Is a student-created school website a good idea? There are pros and cons to the idea, balanced between the need for a professional school presence online with the goal of student involvement and education.
Why Not Have a Student-Created School Website?
When the Internet exploded in popularity during the '90's, it took the educational system by surprise. Suddenly, administrators and teachers needed to produce content for an entirely new medium. It was a new language (Hypertext Markup Language or HTML) and the entire way that information was presented and linked together was different than the textbooks and newsletters that had been the standard for decades.
The answer came from an unexpected source: students. The children in many schools took to this new and exciting world of the web much more quickly than most adults, as epitomized in many movies such as WarGames and Hackers. As a result, a lot of schools combined what seemed to be a teaching opportunity with saving money, and asked students to design the websites for schools.
While these basic sites served the purpose of getting the schools to have an online presence, in terms of design they left something to be desired.

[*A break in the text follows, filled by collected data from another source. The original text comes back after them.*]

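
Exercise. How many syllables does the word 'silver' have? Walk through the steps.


Break 'silver' into syllables: sil-ver -> sil | ver = 2 syllables

2 syllables


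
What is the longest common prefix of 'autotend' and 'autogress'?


Compare from the start: 4 characters match: 'auto'. Mismatch at position 5: 't' vs 'g'.

auto


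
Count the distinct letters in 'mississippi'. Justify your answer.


Unique letters in 'mississippi': {i, m, p, s} = 4 distinct letters.

4


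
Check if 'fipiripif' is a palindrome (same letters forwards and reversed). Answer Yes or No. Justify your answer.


Forward: 'fipiripif'
Reversed: 'fipiripif'
They are identical.

Yes


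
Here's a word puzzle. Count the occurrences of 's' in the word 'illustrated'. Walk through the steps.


Letter 's' in 'illustrated': found at position(s) 5 = 1 occurrence(s).

1


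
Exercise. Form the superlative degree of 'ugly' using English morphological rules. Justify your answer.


Apply superlative formation (consonant + y: change y to i, add -est): 'ugly' -> 'ugliest'.

ugliest


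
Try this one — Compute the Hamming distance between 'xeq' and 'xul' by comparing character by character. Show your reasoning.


Alignment:
Position 1: 'x' vs 'x' = match
Position 2: 'e' vs 'u' = DIFFER
Position 3: 'q' vs 'l' = DIFFER
Total differences: 2

2


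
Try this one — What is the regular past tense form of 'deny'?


Apply rule: Change -y to -ied. 'deny' becomes 'denied'.

denied


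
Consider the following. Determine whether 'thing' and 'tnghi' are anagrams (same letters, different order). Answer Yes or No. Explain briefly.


Sorted letters of 'thing': 'ghint'
Sorted letters of 'tnghi': 'ghint'
They match.

Yes


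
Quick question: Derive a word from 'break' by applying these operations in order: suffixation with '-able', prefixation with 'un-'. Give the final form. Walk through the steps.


Step 1: Add suffix '-able' to 'break' = 'breakable'
Step 2: Add prefix 'un-' to 'breakable' = 'unbreakable'

unbreakable


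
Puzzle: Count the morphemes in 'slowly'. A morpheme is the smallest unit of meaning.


Decomposition: slow (root) + -ly (suffix) = 2 morpheme(s)

2 morphemes


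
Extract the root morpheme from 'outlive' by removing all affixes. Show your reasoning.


Remove prefix 'out' from 'outlive' to get root 'live'.

live


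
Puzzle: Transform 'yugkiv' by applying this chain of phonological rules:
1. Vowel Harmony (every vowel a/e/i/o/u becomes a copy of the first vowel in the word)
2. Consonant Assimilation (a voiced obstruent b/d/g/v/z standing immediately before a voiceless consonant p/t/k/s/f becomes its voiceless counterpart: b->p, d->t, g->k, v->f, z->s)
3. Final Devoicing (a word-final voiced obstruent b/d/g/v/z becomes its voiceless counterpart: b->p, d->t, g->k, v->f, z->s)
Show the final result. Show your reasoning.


Starting form: 'yugkiv'
Rule 1: Vowel Harmony: all vowels become 'u' (matching first vowel). 'yugkiv' -> 'yugkuv'
Rule 2: Consonant Assimilation: voiced obstruent before voiceless consonant becomes voiceless ('gk' -> 'kk'). 'yugkuv' -> 'yukkuv'
Rule 3: Final Devoicing: word-final voiced obstruent 'v' becomes voiceless 'f'. 'yukkuv' -> 'yukkuf'
Final form: 'yukkuf'

yukkuf


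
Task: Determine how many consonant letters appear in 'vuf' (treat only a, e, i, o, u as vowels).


Consonants in 'vuf': v, f = 2 consonants.

2


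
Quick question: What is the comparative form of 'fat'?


Apply comparative formation (double final consonant, add -er): 'fat' -> 'fatter'.

fatter


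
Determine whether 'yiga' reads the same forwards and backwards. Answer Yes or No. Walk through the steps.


Forward: 'yiga'
Reversed: 'agiy'
They differ.

No


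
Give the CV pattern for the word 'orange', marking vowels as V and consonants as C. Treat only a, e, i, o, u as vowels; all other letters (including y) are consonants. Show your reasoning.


Letter mapping: o = V, r = C, a = V, n = C, g = C, e = V.

VCVCCV


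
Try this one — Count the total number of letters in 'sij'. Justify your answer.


Spell out 'sij' and number each letter: s(1), i(2), j(3). Total: 3 letters.

3


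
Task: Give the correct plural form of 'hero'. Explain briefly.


Apply rule: Add -es (consonant + o). 'hero' becomes 'heroes'.

heroes


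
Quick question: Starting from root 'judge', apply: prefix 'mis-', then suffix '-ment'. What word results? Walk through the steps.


Step 1: Add prefix 'mis-' to 'judge' = 'misjudge'
Step 2: Add suffix '-ment' to 'misjudge' = 'misjudgment'

misjudgment


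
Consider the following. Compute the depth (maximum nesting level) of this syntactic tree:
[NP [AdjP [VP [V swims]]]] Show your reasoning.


Count bracket nesting levels:
'[' at pos 0: depth = 1
'[' at pos 4: depth = 2
'[' at pos 10: depth = 3
'[' at pos 14: depth = 4
Maximum depth reached: 4

4


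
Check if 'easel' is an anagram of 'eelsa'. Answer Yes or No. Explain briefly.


Sorted letters of 'easel': 'aeels'
Sorted letters of 'eelsa': 'aeels'
They match.

Yes


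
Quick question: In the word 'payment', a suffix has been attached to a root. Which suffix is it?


The word 'payment' = 'pay' (root) + '-ment' (suffix). The suffix is '-ment'.

ment


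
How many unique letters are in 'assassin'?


Unique letters in 'assassin': {a, i, n, s} = 4 distinct letters.

4


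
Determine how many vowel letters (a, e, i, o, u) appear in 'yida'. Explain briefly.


Vowels in 'yida': i, a = 2 vowels.

2


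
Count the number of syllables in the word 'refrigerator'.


Break 'refrigerator' into syllables: re-frig-er-a-tor -> re | frig | er | a | tor = 5 syllables

5 syllables


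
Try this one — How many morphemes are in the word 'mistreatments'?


Decomposition: mis- (prefix) + treat (root) + -ment (suffix) + -s (plural) = 4 morpheme(s)

4 morphemes


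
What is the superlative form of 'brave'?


Apply superlative formation (ends in e: add -st): 'brave' -> 'bravest'.

bravest


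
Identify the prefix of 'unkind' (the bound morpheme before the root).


The word 'unkind' = 'un' (prefix) + 'kind' (root). The prefix is 'un'.

un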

While simple text-based sites are easy enough to code, many students tend to ignore textual design conventions like left-alignment in favor of centering all the text. At the same time, HTML gives flexibility that print doesn't in terms of background images, animated gifs, and more. Students tend to go a little overboard at first with all of these elements, and it can result in some very busy pages. The Thurston High School Biomes page is a good example of this kind of elementary design.
Another issue that comes up with the idea of a student-created school website is security. Often the same computer that is used for the site also holds confidential records. There is always the potential for school pranks and site hacking when the site is handed off, and the simple fact of graduation means that at a minimum there would need to be a new designer every four years.
Gradually, both the need for a professionally-designed website and the budget allocated for it became more in balance, and today almost all schools (including Thurston High School) use professional design firms for their sites, as well as often having information technology and web development specialists in their staff.
Getting Students Involved
There are other ways to keep students involved in designing websites. Whether it's coding from scratch or simply using a turnkey content management system, the odds are that they will need to use this skill at some point in their adult life.
Oracle has been encouraging students to collaborate in online projects since 1996 with their ThinkQuest program. The site actually encourages both collaboration and competition, with all the tools needed to create and communicate with their peers supplied by Oracle. Each site has an overview of the various elements used to create it as well as the people involved, which turns it into a useful teaching tool and also can be the first entry on an aspiring web designer's resume.
Gering High School also has a robust web design program, and their pages not only offer tutorials that share what the students are learning but also invite local businesses to give their students a chance to design new sites in a real-world context. As a kind of Web 2.0 version of DECA, this can lead to many professional opportunities for students who not only learn the techniques of working on the web but also how to interact with clients.
One of the best examples of a high school web design program is Ben Davis High School in Indianapolis. Under the direction of Mrs. Davidson, the township webmaster, the design team has an impressive list of credentials, a history of accomplishments, and even a roster listing the current designers.
While an entirely student-created school website may be a thing of the past, the Internet has proven to be a way to get kids more involved and invested in their school's identity.